A Roswell city councilor said the southeastern New Mexico city may look at increasing security at the Spring River Park and Zoo after an alleged vandal cut gate locks and fencing on five animal exhibits.
Councilor Barry Foster wouldn’t go into specifics because he doesn’t want another incident to occur after four animals had a chance to run free inside the zoo campus Sunday morning.
“No animals were hurt,” Foster said. “The city is going to do what’s necessary to keep animals and visitors safe. Letting animals out of their cages is bothersome.
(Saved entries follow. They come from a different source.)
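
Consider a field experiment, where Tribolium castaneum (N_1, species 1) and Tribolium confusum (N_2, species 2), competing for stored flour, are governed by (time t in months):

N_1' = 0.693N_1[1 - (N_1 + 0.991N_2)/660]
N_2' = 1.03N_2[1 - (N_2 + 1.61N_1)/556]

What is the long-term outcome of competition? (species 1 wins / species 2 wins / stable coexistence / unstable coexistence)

species 1 excludes species 2

Compare the nullcline intercepts: K1/α12 = 660/0.991 = 666 > K2 = 556; K2/α21 = 556/1.61 = 345 < K1 = 660.
Since the inequalities point opposite ways, species 1 can invade but species 2 cannot.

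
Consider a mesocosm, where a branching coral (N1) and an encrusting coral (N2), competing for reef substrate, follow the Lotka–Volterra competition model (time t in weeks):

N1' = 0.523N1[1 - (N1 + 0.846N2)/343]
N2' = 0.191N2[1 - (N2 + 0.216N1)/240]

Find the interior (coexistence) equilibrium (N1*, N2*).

N1* ≈ 171, N2* ≈ 203

Setting both brackets to zero gives the nullclines N1 + 0.846N2 = 343 and 0.216N1 + N2 = 240.
Substituting N2 = 240 - 0.216N1 into the first: N1(1 - 0.846·0.216) = 343 - 0.846·240.
So N1* = 140/0.817 = 171, and then N2* = 240 - 0.216·171 = 203.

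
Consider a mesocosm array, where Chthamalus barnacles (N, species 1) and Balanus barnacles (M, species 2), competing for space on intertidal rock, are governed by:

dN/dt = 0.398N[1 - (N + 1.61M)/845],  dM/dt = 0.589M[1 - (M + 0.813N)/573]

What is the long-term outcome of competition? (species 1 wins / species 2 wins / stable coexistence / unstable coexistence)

unstable coexistence (outcome depends on initial conditions)

Compare the nullcline intercepts: K1/α12 = 845/1.61 = 525 < K2 = 573; K2/α21 = 573/0.813 = 705 < K1 = 845.
Since both are reversed, neither can invade when rare; the interior point is a saddle.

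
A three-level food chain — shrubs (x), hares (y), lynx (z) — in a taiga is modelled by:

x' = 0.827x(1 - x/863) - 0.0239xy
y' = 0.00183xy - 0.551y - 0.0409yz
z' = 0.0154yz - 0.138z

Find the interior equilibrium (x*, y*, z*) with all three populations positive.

From dz/dt = 0: 0.0154y* = 0.138, so y* = 8.96.
From dx/dt = 0: 0.827(1 - x*/863) = 0.0239·8.96, giving x* = 863·(1 - 0.259) = 640.
From dy/dt = 0: 0.00183·640 - 0.551 = 0.0409z*, so z* = 0.619/0.0409 = 15.1.

x* ≈ 640, y* ≈ 8.96, z* ≈ 15.1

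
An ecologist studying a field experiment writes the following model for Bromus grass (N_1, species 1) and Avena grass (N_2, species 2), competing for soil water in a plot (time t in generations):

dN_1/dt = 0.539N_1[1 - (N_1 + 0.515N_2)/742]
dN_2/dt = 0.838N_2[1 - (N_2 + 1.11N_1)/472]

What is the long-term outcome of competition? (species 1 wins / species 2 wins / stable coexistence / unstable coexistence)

species 1 excludes species 2

Compare the nullcline intercepts: K1/α12 = 742/0.515 = 1440 > K2 = 472; K2/α21 = 472/1.11 = 425 < K1 = 742.
Since the inequalities point opposite ways, species 1 can invade but species 2 cannot.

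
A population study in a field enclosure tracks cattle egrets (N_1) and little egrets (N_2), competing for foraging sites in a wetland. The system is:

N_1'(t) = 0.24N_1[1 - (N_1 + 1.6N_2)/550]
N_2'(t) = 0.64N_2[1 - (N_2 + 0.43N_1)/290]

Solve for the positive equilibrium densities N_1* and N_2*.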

The zoo is in the heart of our citizens.”
A visitor notified zoo staff of a possible cut in the fence housing the red-tailed hawk exhibit, read a news release from the City of Roswell.
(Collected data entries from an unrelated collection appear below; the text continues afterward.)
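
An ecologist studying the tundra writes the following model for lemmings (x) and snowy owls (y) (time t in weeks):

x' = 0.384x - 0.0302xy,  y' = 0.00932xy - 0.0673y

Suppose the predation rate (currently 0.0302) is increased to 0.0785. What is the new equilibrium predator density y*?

At the interior fixed point, setting dx/dt = 0 with x > 0 fixes y* = (prey growth rate)/(xy coefficient) — independent of the other coefficients.
With the change, y* = 0.384/0.0785 = 4.89; it falls from 12.7.

y* ≈ 4.89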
The cut left a small opening and the lone hawk was still inside as staffers began checking the zoo.
Exhibits housing a bobcat, coyote, two raccoons and two coatis were vandalized, read the release.
The hawk, coyote and one of the raccoons were found in their respective exhibits in keeper areas, which are used by zookeepers to access the exhibits during care for the animals.
It took zoo staff 15-20 minutes to locate all the animals, read the release.
The other raccoon was found hiding and was returned to its exhibit.
Mayor Dennis Kintigh said other city properties around Roswell besides the zoo were also hit by vandals.
“Vandalism always frustrates me; it’s so senseless,” Kintigh said. “We’ve seen it in a lot of places around the city; a glass door was broken at the city golf course, it’s not related to what happened at the zoo.”
Kintigh said the animals at the zoo were rescued from various places and have been in a closed environment their entire lives.
“They would not be able to function in the wild,” he said. “We need to keep them safe.”
Kintigh said the city is looking at future expansion of the zoo.
“We’re looking at upgrading and getting a new exhibit for the mountain lions, and possibly upgrade the entire facility,” he said.
Despite Sunday’s incident, Kintigh said the zoo is a haven for the animals and visitors.
“Come on by,” he said. “The animals are safe and well cared for.”